Главная вещь и принадлежность

Если несколько самостоятельных вещей складываются, ввиду какой-нибудь хозяйственной цели, в единство, то главной вещью называют ту, которая существует сама по себе и составляет непосредственный предмет юридического отношения, устанавливаемого в совокупности данных вещей, тогда как принадлежностью будет та вещь, которая служит лишь в помощь главной вещи и дополняет ее, вступая в то же юридическое отношение не непосредственно, а в силу своей связи с главной вещью.

Отсюда видно, что отношение между главной вещью и ее принадлежностью есть вид объединения существующих самостоятельно вещей, который отличается самостоятельностью своих единиц от состава вещи, поглощающего эти единицы, и подчинением одной вещи другой от рассмотренных выше видов объединения также самостоятельных вещей, из которых, однако, ни одна не подчинена другой, и все одинаково самостоятельны (это – так назыв. совокупности вещей)[1].

Идея настоящего различия в вещах лежит в том, что одна вещь, присоединяясь к другой, служит хозяйственной цели этой последней и увеличивает ее ценность. Право содействует экономической, как и всякой иной культуре общества, и не может поэтому не признать и не регулировать и этот вид объединения вещей, подымающий экономическую культуру и имеющий объективное основание.

Это значит, что отношение между главной вещью и ее принадлежностью не вызывается исключительно субъективным усмотрением, а определяется целью права, которая не противится и здесь распоряжениям частной воли, но если таких распоряжений не сделано, то выражается в объективных нормах или предписаниях суду руководствоваться и в этом вопросе воззрениями гражданского оборота.

Поэтому понятия главной вещи и принадлежности, наравне с понятиями совокупности и состава вещей, не только субъективны, но и подчинены определениям объективного права и воззрениям гражданского оборота[2].

Понятия главной вещи и принадлежности предполагают связанность вещей, вытекающую из фактического служения одних из них другим, и имеют уже поэтому, рядом с субъективным, и объективное основание. В теории и практике “общего права” Германии господствовал другой взгляд, по которому одна вещь могла быть произвольно сделана принадлежностью другой и без фактической связи с этой последней.

Принадлежности разделялись на “законные” (презумптивные) и “произвольные”, и объективные качества вещи явно смешивались с субъективными определениями ее назначения путем юридических сделок.
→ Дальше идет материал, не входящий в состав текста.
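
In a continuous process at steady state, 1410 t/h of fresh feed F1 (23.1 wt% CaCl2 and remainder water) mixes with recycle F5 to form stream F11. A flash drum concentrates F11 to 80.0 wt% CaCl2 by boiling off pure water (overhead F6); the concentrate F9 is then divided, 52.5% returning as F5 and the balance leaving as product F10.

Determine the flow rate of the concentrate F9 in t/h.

Overall CaCl2 balance (none leaves overhead): CaCl2 in fresh feed = CaCl2 in product, i.e. 1410×0.231 = (1−0.525)·F9·0.800.
F9 = 325.71/(0.800×0.475) = 857.13 t/h.

857.1 t/h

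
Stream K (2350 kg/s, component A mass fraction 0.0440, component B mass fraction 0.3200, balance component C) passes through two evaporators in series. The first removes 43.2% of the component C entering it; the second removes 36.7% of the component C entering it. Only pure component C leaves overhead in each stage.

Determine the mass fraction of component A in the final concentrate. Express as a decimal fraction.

0.0742

component C in feed = 2350×0.636 = 1494.6 kg/s.
After stage 1: component C left = (1−0.432)×1494.6 = 848.93; stream total = 1704.3 kg/s.
After stage 2: component C left = (1−0.367)×848.93 = 537.37; final concentrate = 1392.8 kg/s.
component A fraction = 103.4/1392.8 = 0.0742.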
Сделанные при продаже, залоге или завещании указания на подчинение одних вещей другим в смысле следования тех и других одной и той же судьбе не дают первым качества принадлежностей последних – по крайней мере, за пределами данной сделки. Иначе нормы, созданные для принадлежностей, были бы применены к отношениям, на которые они не рассчитаны.

Эти нормы служат теперь не только пособием к толкованию юридических и особенно обязательственных сделок, как это было в римском праве, но определяют и взаимную связь вещей, друг друга пополняющих и разрешающих в своей связи те хозяйственные задачи, которые принимаются объективным правом под свою защиту[3].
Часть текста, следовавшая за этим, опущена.